Non a caso tra i maggiori sponsor di una separazione più netta dell’ultimo miglio da Telecom vi è stata anche Mediaset. La società controllata dalla Fininvest della famiglia Berlusconi punta in futuro a contrastare lo sviluppo di Sky proprio attraverso la Iptv e dunque una separazione anche societaria della rete di accesso sarebbe sicuramente attraente: Fininvest o Mediaset potrebbero addirittura acquistare una quota della "società della rete" per assicurarsi una sorta di diritto di esclusività a scapito delle tv del sempre più temibile Rupert Murdoch. Il tycoon dei media nel settembre 2006 stava per concludere un accordo con Tronchetti Provera proprio sulla Telecom ma si è lasciato sfuggire l’occasione ingolosito da una valutazione eccessiva dei propri asset (6 miliardi di euro per Sky Italia). E, ironia della sorte, ora la rete Telecom rischia di diventare il prossimo terreno di scontro tra le società del Cavaliere e quelle di Murdoch, di cui un primo assaggio si è assaporato nei giorni scorsi con la controversia sull’aumento dell’iva per la Pay Tv.
In attesa che la partita torni a scaldarsi Bernabè ha cominciato a piantare alcuni paletti ben precisi all’interno del campo da gioco. Una futura divisione anche societaria della rete dell’ultimo miglio potrà realizzarsi solo a fronte di un progetto esclusivamente industriale e non finanziario. Ben consapevole che le difficoltà in cui si dibatte la Telecom di oggi derivano in gran parte dall’Opa a debito lanciata da Roberto Colaninno nell’ormai lontano febbraio 1999, Bernabè rifugge qualsiasi soluzione che abbia a che fare con la leva finanziaria. Quindi, tra i possibili investitori della società della rete, non saranno ricompresi i fondi di private equity che solitamente nei loro investimenti inseriscono una piccola quota di capitale e una molto più elevata parte di indebitamento. Inoltre, in questo momento l’unico ente in grado di mobilitare risorse sufficienti per un investimento di questo tipo, cioè 4 o 5 miliardi di euro di capitale proprio, è la Cassa Depositi e Prestiti nella nuova versione voluta dal ministro dell’Economia Giulio Tremonti.
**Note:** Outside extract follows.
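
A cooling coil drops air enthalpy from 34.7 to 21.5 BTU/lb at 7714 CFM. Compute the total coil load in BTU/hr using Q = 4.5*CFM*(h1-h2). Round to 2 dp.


Q = 4.5 * 7714 * (34.7 - 21.5) = 458211.60 BTU/hr

458211.60 BTU/hr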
Così si spiegano le aperture nei giorni scorsi di Bernabè proprio in direzione della Cdp, una mossa compiuta per smuovere le acque in quella direzione. Le Fondazioni di origine bancaria, già azioniste della Cdp, potrebbero a loro volta essere favorevoli a promuovere investimenti in infrastrutture quali la rete Telecom. Ma è ovvio fin dall’inizio che il percorso non sarà semplice, necessita di un quadro regolatorio certo che consenta alla futura società della rete di ripagarsi gli ingenti investimenti necessari a sviluppare una rete in fibra ottica. Un progetto di ampio respiro per cablare le case degli italiani con un’architettura di rete innovativa: "Fiber to the cabinet" permette infatti di sostituire progressivamente il vecchio doppino in rame con la fibra, un’operazione i cui tempi sarebbero anche dettati dall’evolvere della domanda di servizi ultrabroadband, come la telemedicina o l’elearning, oggi ancora poco diffusi.
È un progetto a cui per forza possono partecipare solo investitori con un’ottica di lunghissimo periodo, come appunto la Cdp, in cui lo Stato svolge un ruolo pilota. Senza dimenticare il significato politico che ricopre il futuro della rete Telecom anche in funzione degli interessi diretti di Silvio Berlusconi nel mercato televisivo italiano. E considerando, infine, che la vendita di un 2030% della rete dell’ultimo miglio (il cui valore complessivo si aggira sui 1518 miliardi) potrebbe permettere alla società telefonica un consistente abbattimento dell’indebitamento accumulato con l’Opa e con la fusione con Tim.